The start of the New Year is traditionally a time for many people take stock of their finances. So whether it’s for better or for worse, here is a look at what 2020 could hold for you, with some advice from the experts.
House prices could increase by around 2%
Some commentators say they expect house prices across the UK to increase by around 2 per cent in 2020 – although there could be big variations depending on where you live.
Howard Archer, chief economic adviser at EY ITEM Club, believes some easing of political uncertainties could help house prices rise by around 2 per cent in 2020, compared with an increase of around 1 per cent in 2019. He says: “Housing market activity – and possibly to a lesser extent prices – could be given a modest lift in 2020.”
Rising house prices could be good news if you’re selling, or less welcome if you’re trying to get on the property ladder. However, there are still plenty of low-deposit mortgage deals around to give aspiring first-time buyers a helping hand.
Nitesh Patel, Yorkshire Building Society’s strategic economist, says: “We’re seeing more and more lenders giving access to 5 per cent deposit mortgages, which can be useful for those looking to buy their first home.”
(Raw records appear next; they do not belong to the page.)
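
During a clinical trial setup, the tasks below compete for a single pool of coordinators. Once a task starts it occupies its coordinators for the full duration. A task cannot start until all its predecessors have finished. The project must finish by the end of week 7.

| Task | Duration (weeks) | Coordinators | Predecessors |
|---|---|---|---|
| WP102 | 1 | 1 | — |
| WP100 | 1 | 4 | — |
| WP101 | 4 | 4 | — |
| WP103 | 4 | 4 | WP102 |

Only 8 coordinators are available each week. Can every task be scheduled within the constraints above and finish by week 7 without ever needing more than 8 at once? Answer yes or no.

Schedule WP102@1, WP100@1, WP101@2, WP103@2: w1:5  w2:8  w3:8  w4:8  w5:8  w6:0  w7:0 — peak 8 ≤ 8.

yes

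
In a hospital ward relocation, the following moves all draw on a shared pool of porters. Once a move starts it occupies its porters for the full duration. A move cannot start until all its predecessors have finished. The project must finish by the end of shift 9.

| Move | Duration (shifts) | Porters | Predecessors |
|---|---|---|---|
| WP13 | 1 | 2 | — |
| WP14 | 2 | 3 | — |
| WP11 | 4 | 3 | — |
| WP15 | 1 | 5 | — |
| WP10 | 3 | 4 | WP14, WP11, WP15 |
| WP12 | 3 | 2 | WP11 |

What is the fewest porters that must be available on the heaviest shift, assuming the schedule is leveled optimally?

6

Early-start (WP13@1, WP14@1, WP11@1, WP15@1, WP10@5, WP12@5) gives peak 13: s1:13  s2:6  s3:3  s4:3  s5:6  s6:6  s7:6  s8:0  s9:0.
Shift WP11→2, WP15→6, WP10→7, WP12→7.
Schedule WP13@1, WP14@1, WP11@2, WP15@6, WP10@7, WP12@7: s1:5  s2:6  s3:3  s4:3  s5:3  s6:5  s7:6  s8:6  s9:6 — peak 6.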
The cost of commuting will increase for many workers
Train fares will increase on average by 2.7 per cent in 2020, industry body Rail Delivery Group has already announced. Fares become more expensive from 2 January. The extent to which travellers could be affected – or not – will depend on where they live.
Laura Suter, a personal finance analyst at investment platform AJ Bell suggests some people may be able to ease the costs by making use of their employer’s season ticket loan scheme.
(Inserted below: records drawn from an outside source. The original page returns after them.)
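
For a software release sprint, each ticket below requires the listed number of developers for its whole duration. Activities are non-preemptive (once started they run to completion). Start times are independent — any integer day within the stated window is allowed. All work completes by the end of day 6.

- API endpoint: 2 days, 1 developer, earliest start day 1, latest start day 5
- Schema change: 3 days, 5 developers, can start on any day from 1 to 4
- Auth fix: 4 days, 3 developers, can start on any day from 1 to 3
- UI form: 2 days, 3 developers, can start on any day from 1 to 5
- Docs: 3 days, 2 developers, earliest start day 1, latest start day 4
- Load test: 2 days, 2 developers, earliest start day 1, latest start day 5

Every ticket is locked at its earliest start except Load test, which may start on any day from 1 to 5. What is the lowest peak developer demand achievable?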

Another alternative she suggests is: “Put the season ticket on a 0 per cent interest credit card to spread the cost across 12 months, meaning you don’t have to start the New Year by forking out thousands of pounds in one go.”
Your overdraft costs could go down – or up – depending on your normal borrowing behaviour
The Financial Conduct Authority is bringing new industry rules into force on 6 April to make overdraft charges fairer and simpler to understand.
It has promised to shake up the “dysfunctional” overdraft market – including stopping banks and building societies from charging higher prices for unarranged overdrafts than for arranged overdrafts.
More than 50 per cent of banks’ unarranged overdraft fees came from just 1.5 per cent of customers in 2016.
People who sometimes slip into an unauthorised overdraft may well find they pay less under the new rules. But those who stick within their authorised overdraft may potentially find they pay more.
Some current account providers have already announced plans to impose new blanket overdraft rates set at 39.9 per cent – leading some commentators to say that being charged around 40 per cent annual interest for going into the red could become “the new normal”.
This may come as a shock to some borrowers, but at least the costs they are actually paying should become clearer.
Suter says: “If you are in your overdraft you should check how much you’re being charged and see if there is cheaper credit available, so you can move it to that while you pay it off.”
Some broadband customers could get a fairer deal
Regulator Ofcom has challenged broadband companies to make prices fairer for “out of contract” customers.
Ofcom found these customers could save around £100 a year by picking up the phone to their current provider and getting a better deal once their attractive introductory offer has ended and their existing suppliers’ usual fees kicked in .
As a result of its review, major broadband companies had made various commitments to protect customers and cut prices for those who are out of contract.
Most commitments come into effect by March 2020.